With CSO Tables Due Soon, Insurers Advised To Take Stock Of Products
By
New York
The development of new CSO Tables is an opportunity for companies to take stock of their product offerings and see how well the products fit, a Tillinghast-Towers Perrin executive told attendees gathered to hear about the impact of the new tables.
Noting the work that will be needed to integrate the new Tables into a company's product portfolio and the resources it will take to achieve that goal, Rick Berry, a principal in Tillinghast's New York office, says companies should rethink their products.
The "product rationalization" that Berry addressed includes goals such as rethinking product strategy and creating a better alignment of products with business strategy.

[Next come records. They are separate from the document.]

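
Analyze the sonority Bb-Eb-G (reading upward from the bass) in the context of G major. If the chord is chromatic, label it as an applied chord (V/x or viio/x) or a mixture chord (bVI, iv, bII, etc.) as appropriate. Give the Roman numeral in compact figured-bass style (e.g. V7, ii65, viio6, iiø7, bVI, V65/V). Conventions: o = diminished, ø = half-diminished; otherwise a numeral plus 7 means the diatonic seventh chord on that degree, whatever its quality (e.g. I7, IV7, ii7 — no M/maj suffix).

bVI64

Stacked in thirds the chord is Eb-G-Bb: a major triad on Eb.
Eb is the lowered sixth degree of G major (diatonic 6 would be E). This is a major triad on the lowered sixth degree, borrowed from the parallel minor.
With Bb in the bass the chord is in second inversion, so the figured bass is 64.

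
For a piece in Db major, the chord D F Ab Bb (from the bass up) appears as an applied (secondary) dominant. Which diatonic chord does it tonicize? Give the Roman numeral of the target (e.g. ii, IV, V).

ii

The chord is a dominant seventh chord on Bb.
A dominant resolves down a perfect fifth: Bb → Eb. In Db major, Eb is scale degree 2, i.e. ii.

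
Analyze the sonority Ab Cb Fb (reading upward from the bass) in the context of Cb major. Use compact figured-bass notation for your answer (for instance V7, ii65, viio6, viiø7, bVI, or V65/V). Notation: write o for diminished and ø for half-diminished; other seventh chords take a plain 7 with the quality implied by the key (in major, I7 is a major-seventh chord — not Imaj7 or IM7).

IV6

Stacked in thirds the chord is Fb-Ab-Cb: a major triad on Fb.
Fb is scale degree 4 in Cb major, and a major triad on that degree is written IV.
With Ab in the bass the chord is in first inversion, so the figured bass is 6.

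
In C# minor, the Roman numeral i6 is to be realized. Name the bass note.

E

i in C# minor has root C#; the chord is C#-E-G#.
The figure 6 means first inversion — the third is in the bass.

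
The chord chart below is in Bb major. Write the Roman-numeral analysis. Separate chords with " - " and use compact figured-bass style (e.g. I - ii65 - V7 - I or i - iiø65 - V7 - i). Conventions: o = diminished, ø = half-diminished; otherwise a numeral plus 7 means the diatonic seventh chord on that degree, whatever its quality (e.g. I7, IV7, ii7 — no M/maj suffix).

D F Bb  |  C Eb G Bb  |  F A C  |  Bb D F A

D-F-Bb: major triad on Bb = scale degree 1 → I6.
C-Eb-G-Bb: root C is the supertonic; minor seventh chord there is ii7.
F-A-C: major triad on F = scale degree 5 → V.
Bb-D-F-A has root Bb, degree 1 in Bb major, so I7.

I6 - ii7 - V - I7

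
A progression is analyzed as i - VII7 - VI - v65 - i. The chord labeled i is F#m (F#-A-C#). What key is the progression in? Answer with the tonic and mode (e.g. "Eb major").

i is given as F#-A-C# — a minor triad with root F#.
If F# is scale degree 1 and the mode makes that degree carry a minor triad, the tonic is F# and the mode is minor.

F# minor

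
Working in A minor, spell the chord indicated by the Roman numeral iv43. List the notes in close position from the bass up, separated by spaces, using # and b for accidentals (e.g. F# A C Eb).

A C D F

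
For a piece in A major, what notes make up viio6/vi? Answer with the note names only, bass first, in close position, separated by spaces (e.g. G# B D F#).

G# B E#

The slash marks an applied leading-tone chord: viio of vi. In A major, vi is F#, so the leading tone to it is E#, a half step below.
Building a diminished triad on E# gives E#-G#-B.
The figured bass 6 indicates first inversion, placing the third (G#) in the bass: G#-B-E#.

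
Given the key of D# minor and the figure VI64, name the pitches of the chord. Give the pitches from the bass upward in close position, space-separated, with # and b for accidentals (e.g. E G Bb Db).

In D# minor, the submediant is B, and the diatonic chord built there is a major triad.
Stacking thirds from B gives B-D#-F#.
With the 64 figure the chord is in second inversion; from the bass F# upward in close position it reads F#-B-D#.

F# B D#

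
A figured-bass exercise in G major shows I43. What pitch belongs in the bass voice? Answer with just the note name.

D

I in G major has root G; the chord is G-B-D-F#.
The figure 43 means second inversion — the fifth is in the bass.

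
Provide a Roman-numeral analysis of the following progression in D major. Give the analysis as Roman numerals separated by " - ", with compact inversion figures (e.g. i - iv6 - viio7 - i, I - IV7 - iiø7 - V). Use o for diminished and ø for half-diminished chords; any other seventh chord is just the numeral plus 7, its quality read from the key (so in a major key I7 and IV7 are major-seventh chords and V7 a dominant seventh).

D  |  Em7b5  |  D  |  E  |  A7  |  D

I - iiø7 - I - V/V - V7 - I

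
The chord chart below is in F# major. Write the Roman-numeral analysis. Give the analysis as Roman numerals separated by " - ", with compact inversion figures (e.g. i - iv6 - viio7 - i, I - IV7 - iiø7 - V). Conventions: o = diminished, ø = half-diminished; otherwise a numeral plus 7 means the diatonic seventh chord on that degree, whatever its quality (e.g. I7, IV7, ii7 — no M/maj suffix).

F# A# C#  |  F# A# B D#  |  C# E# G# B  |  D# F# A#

F#-A#-C# has root F#, degree 1 in F# major, so I.
F#-A#-B-D#: root B is the subdominant; major seventh chord there is IV43.
C#-E#-G#-B: root C# is the dominant; dominant seventh chord there is V7.
D#-F#-A#: minor triad on D# = scale degree 6 → vi.

I - IV43 - V7 - vi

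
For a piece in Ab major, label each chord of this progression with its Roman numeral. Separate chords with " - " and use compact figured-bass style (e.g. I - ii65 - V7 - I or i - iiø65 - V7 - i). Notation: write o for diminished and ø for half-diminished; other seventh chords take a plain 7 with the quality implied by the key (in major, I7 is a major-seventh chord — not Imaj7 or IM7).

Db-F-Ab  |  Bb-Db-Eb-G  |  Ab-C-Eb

Db-F-Ab: root Db is the subdominant; major triad there is IV.
Bb-Db-Eb-G: dominant seventh chord on Eb = scale degree 5 → V43.
Ab-C-Eb has root Ab, degree 1 in Ab major, so I.

IV - V43 - I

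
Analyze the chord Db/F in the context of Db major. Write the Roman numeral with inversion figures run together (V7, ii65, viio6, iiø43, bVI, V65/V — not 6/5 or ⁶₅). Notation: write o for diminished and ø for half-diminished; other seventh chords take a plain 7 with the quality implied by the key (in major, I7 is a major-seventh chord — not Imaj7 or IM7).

I6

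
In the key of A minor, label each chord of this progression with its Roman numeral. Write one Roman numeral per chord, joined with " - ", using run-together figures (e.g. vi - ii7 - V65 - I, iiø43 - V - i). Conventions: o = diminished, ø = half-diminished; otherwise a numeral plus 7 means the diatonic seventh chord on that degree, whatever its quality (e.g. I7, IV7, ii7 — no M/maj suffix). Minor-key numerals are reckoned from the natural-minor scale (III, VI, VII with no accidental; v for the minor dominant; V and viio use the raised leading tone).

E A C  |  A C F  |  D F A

i64 - VI6 - iv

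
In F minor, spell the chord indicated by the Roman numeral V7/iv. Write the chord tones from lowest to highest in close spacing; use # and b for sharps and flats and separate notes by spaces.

The slash means an applied dominant: we want the dominant of iv. In F minor, iv is Bb minor, and its dominant is built on F.
Building a dominant seventh chord on F gives F-A-C-Eb.

F A C Eb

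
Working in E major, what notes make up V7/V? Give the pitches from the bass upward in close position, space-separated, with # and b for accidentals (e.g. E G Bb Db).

V7/V is a secondary dominant — the dominant seventh of V. V in E major is B, so the applied chord's root is F#, a perfect fifth above.
Building a dominant seventh chord on F# gives F#-A#-C#-E.

F# A# C# E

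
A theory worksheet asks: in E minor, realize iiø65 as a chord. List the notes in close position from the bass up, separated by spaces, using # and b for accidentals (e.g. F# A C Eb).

A C E F#

In E minor, the second degree is F#, and the diatonic chord built there is a half-diminished seventh chord.
Stacking thirds from F# gives F#-A-C-E.
With the 65 figure the chord is in first inversion; from the bass A upward in close position it reads A-C-E-F#.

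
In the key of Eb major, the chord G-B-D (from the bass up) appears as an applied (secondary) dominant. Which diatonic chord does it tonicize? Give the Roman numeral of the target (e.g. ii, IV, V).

The chord is a major triad on G.
A dominant resolves down a perfect fifth: G → C. In Eb major, C is scale degree 6, i.e. vi.

vi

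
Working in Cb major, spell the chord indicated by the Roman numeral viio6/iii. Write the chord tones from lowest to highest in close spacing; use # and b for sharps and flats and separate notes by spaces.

F Ab D

viio6/iii is a secondary leading-tone chord. The target iii is Eb in Cb major; the applied chord is rooted a semitone below, on D.
Building a diminished triad on D gives D-F-Ab.
With the 6 figure the chord is in first inversion; from the bass F upward in close position it reads F-Ab-D.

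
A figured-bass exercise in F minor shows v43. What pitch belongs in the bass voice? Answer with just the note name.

v in F minor has root C; the chord is C-Eb-G-Bb.
The figure 43 means second inversion — the fifth is in the bass.

G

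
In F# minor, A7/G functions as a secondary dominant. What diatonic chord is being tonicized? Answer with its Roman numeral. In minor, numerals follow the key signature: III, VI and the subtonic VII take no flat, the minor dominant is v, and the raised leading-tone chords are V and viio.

The chord is a dominant seventh chord on A.
A dominant resolves down a perfect fifth: A → D. In F# minor, D is scale degree 6, i.e. VI.

VI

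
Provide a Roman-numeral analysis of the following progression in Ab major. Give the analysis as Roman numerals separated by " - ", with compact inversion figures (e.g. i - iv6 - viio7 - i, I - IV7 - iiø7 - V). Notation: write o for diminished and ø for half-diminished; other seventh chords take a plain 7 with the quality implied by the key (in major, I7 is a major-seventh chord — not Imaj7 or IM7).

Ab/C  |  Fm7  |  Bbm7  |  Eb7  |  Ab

I6 - vi7 - ii7 - V7 - I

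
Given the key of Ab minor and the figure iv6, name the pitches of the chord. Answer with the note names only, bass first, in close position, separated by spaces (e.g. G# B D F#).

Fb Ab Db

The numeral's case and figure indicate a minor triad. In Ab minor its root, the subdominant, is Db.
That chord is spelled Db-Fb-Ab.
The figured bass 6 indicates first inversion, placing the third (Fb) in the bass: Fb-Ab-Db.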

Business strategy, he continued, could address how products will be distributed and what markets are being targeted, he added. It could also entail filling gaps and eliminating redundancies, Berry said.
The new tables will lower reserves and the cost of insurance, he said, with the result that term insurance will be more competitive. There might be less of a need for rethinking charges and load structures and less of a need for offshore reinsurance solutions, Berry said.
During the seminar, the impact on products such as variable universal life was discussed. For instance, using a hypothetical VUL product as an example, Nancy Kenneally, a Tillinghast consultant, explained how the new CSO Table would, among other things, reduce the cost of insurance margins and could conceivably elminate maturity issues since a maturity age of 121 would be adopted under the new Tables (see NU, April 8.)